Abebe Bikila Stadium
- Interactive map of Abebe Bikila Stadium
- Full name: Abebe Bikila Stadium
- Location: Addis Ababa, Ethiopia
- Owner: Addis Abeba City Administration
- Operator: Addis Abeba Youth and Sport Bureau
- Capacity: 25,000
- Surface: Artificial turf

Construction
- Opened: 2002
- Renovated: 2017
- Cost: 105.5 million birr (2017 renovation)
- General contractor: Zhongmei Engineering Group Ltd. (2017 renovation)

Tenant
- Ethiopia national football team (selected matches)

= Abebe Bikila Stadium =

Stadium in Addis Ababa, Ethiopia

Abebe Bikila Stadium (አበበ ቢቂላ ስታዲያም) is a multi-purpose stadium in Addis Ababa, Ethiopia. It is currently used mostly for football matches, on club level it was used by Dedebit F.C. of the Ethiopian Premier League. The stadium has a capacity of 25,000 spectators. It is named after famed Olympic Marathon champion Abebe Bikila.

== History ==
The stadium hosted the final of the inaugural Ethiopian Super Cup in 2016.

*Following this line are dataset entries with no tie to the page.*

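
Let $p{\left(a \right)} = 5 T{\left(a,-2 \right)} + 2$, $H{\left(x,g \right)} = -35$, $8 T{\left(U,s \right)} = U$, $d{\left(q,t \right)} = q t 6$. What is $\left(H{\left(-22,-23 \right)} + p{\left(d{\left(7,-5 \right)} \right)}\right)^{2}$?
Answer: $\frac{431649}{16} \approx 26978.0$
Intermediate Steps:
$d{\left(q,t \right)} = 6 q t$
$T{\left(U,s \right)} = \frac{U}{8}$
$p{\left(a \right)} = 2 + \frac{5 a}{8}$ ($p{\left(a \right)} = 5 \frac{a}{8} + 2 = \frac{5 a}{8} + 2 = 2 + \frac{5 a}{8}$)
$\left(H{\left(-22,-23 \right)} + p{\left(d{\left(7,-5 \right)} \right)}\right)^{2} = \left(-35 + \left(2 + \frac{5 \cdot 6 \cdot 7 \left(-5\right)}{8}\right)\right)^{2} = \left(-35 + \left(2 + \frac{5}{8} \left(-210\right)\right)\right)^{2} = \left(-35 + \left(2 - \frac{525}{4}\right)\right)^{2} = \left(-35 - \frac{517}{4}\right)^{2} = \left(- \frac{657}{4}\right)^{2} = \frac{431649}{16}$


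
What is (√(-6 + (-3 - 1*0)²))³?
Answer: 3*√3 ≈ 5.1962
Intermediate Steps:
(√(-6 + (-3 - 1*0)²))³ = (√(-6 + (-3 + 0)²))³ = (√(-6 + (-3)²))³ = (√(-6 + 9))³ = (√3)³ = 3*√3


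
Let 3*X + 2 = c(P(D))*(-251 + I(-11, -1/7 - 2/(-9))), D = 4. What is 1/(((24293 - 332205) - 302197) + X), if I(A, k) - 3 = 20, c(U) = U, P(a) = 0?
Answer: -3/1830329 ≈ -1.6390e-6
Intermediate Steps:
I(A, k) = 23 (I(A, k) = 3 + 20 = 23)
X = -2/3 (X = -2/3 + (0*(-251 + 23))/3 = -2/3 + (0*(-228))/3 = -2/3 + (1/3)*0 = -2/3 + 0 = -2/3 ≈ -0.66667)
1/(((24293 - 332205) - 302197) + X) = 1/(((24293 - 332205) - 302197) - 2/3) = 1/((-307912 - 302197) - 2/3) = 1/(-610109 - 2/3) = 1/(-1830329/3) = -3/1830329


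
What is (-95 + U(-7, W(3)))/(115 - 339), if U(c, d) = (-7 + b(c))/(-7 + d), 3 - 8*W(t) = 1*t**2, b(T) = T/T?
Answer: 2921/6944 ≈ 0.42065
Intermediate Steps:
b(T) = 1
W(t) = 3/8 - t**2/8
U(c, d) = -6/(-7 + d) (U(c, d) = (-7 + 1)/(-7 + d) = -6/(-7 + d))
(-95 + U(-7, W(3)))/(115 - 339) = (-95 - 6/(-7 + (3/8 - 1/8*3**2)))/(115 - 339) = (-95 - 6/(-7 + (3/8 - 1/8*9)))/(-224) = (-95 - 6/(-7 + (3/8 - 9/8)))*(-1/224) = (-95 - 6/(-7 - 3/4))*(-1/224) = (-95 - 6/(-31/4))*(-1/224) = (-95 - 6*(-4/31))*(-1/224) = (-95 + 24/31)*(-1/224) = -2921/31*(-1/224) = 2921/6944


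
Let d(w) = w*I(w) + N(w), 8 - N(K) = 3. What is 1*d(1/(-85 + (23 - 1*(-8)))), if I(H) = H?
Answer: 14581/2916 ≈ 5.0003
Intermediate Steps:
N(K) = 5 (N(K) = 8 - 1*3 = 8 - 3 = 5)
d(w) = 5 + w² (d(w) = w*w + 5 = w² + 5 = 5 + w²)
1*d(1/(-85 + (23 - 1*(-8)))) = 1*(5 + (1/(-85 + (23 - 1*(-8))))²) = 1*(5 + (1/(-85 + (23 + 8)))²) = 1*(5 + (1/(-85 + 31))²) = 1*(5 + (1/(-54))²) = 1*(5 + (-1/54)²) = 1*(5 + 1/2916) = 1*(14581/2916) = 14581/2916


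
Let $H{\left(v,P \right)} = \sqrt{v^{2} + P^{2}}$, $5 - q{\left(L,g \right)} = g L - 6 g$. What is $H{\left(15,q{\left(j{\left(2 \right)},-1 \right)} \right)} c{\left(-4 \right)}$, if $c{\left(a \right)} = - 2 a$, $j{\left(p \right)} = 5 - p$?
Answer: $8 \sqrt{229} \approx 121.06$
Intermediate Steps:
$q{\left(L,g \right)} = 5 + 6 g - L g$ ($q{\left(L,g \right)} = 5 - \left(g L - 6 g\right) = 5 - \left(L g - 6 g\right) = 5 - \left(- 6 g + L g\right) = 5 + 6 g - L g$)
$H{\left(v,P \right)} = \sqrt{P^{2} + v^{2}}$
$H{\left(15,q{\left(j{\left(2 \right)},-1 \right)} \right)} c{\left(-4 \right)} = \sqrt{\left(5 + 6 \left(-1\right) - \left(5 - 2\right) \left(-1\right)\right)^{2} + 15^{2}} \left(\left(-2\right) \left(-4\right)\right) = \sqrt{\left(5 - 6 - \left(5 - 2\right) \left(-1\right)\right)^{2} + 225} \cdot 8 = \sqrt{\left(5 - 6 - 3 \left(-1\right)\right)^{2} + 225} \cdot 8 = \sqrt{\left(5 - 6 + 3\right)^{2} + 225} \cdot 8 = \sqrt{2^{2} + 225} \cdot 8 = \sqrt{4 + 225} \cdot 8 = \sqrt{229} \cdot 8 = 8 \sqrt{229}$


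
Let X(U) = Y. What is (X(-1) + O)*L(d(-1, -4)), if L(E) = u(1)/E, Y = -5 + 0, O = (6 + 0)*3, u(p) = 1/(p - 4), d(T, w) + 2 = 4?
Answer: -13/6 ≈ -2.1667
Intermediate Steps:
d(T, w) = 2 (d(T, w) = -2 + 4 = 2)
u(p) = 1/(-4 + p)
O = 18 (O = 6*3 = 18)
Y = -5
L(E) = -1/(3*E) (L(E) = 1/((-4 + 1)*E) = 1/((-3)*E) = -1/(3*E))
X(U) = -5
(X(-1) + O)*L(d(-1, -4)) = (-5 + 18)*(-⅓/2) = 13*(-⅓*½) = 13*(-⅙) = -13/6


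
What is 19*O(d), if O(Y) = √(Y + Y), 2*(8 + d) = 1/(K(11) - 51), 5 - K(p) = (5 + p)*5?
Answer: 19*I*√28238/42 ≈ 76.019*I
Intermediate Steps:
K(p) = -20 - 5*p (K(p) = 5 - (5 + p)*5 = 5 - (25 + 5*p) = 5 + (-25 - 5*p) = -20 - 5*p)
d = -2017/252 (d = -8 + 1/(2*((-20 - 5*11) - 51)) = -8 + 1/(2*((-20 - 55) - 51)) = -8 + 1/(2*(-75 - 51)) = -8 + (½)/(-126) = -8 + (½)*(-1/126) = -8 - 1/252 = -2017/252 ≈ -8.0040)
O(Y) = √2*√Y (O(Y) = √(2*Y) = √2*√Y)
19*O(d) = 19*(√2*√(-2017/252)) = 19*(√2*(I*√14119/42)) = 19*(I*√28238/42) = 19*I*√28238/42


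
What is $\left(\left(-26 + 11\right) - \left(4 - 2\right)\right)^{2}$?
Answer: $289$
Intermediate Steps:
$\left(\left(-26 + 11\right) - \left(4 - 2\right)\right)^{2} = \left(-15 - 2\right)^{2} = \left(-17\right)^{2} = 289$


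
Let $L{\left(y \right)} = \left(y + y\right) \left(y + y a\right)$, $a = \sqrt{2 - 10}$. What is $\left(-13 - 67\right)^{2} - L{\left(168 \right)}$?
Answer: $-50048 - 112896 i \sqrt{2} \approx -50048.0 - 1.5966 \cdot 10^{5} i$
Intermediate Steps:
$a = 2 i \sqrt{2}$ ($a = \sqrt{-8} = 2 i \sqrt{2} \approx 2.8284 i$)
$L{\left(y \right)} = 2 y \left(y + 2 i y \sqrt{2}\right)$ ($L{\left(y \right)} = \left(y + y\right) \left(y + y 2 i \sqrt{2}\right) = 2 y \left(y + 2 i y \sqrt{2}\right)$)
$\left(-13 - 67\right)^{2} - L{\left(168 \right)} = \left(-13 - 67\right)^{2} - 168^{2} \left(2 + 4 i \sqrt{2}\right) = \left(-80\right)^{2} - 28224 \left(2 + 4 i \sqrt{2}\right) = 6400 - \left(56448 + 112896 i \sqrt{2}\right) = -50048 - 112896 i \sqrt{2}$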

In March 2017 the project to renovate the stadium was awarded to the Chinese firm Zhongmei Engineering Group Ltd. with the total cost of the project being 105.5 million Birr. The stadium was renovated in large part to ease congestion at Addis Ababa Stadium, while the city continues to construct the 62,000 seat Addis Ababa National Stadium.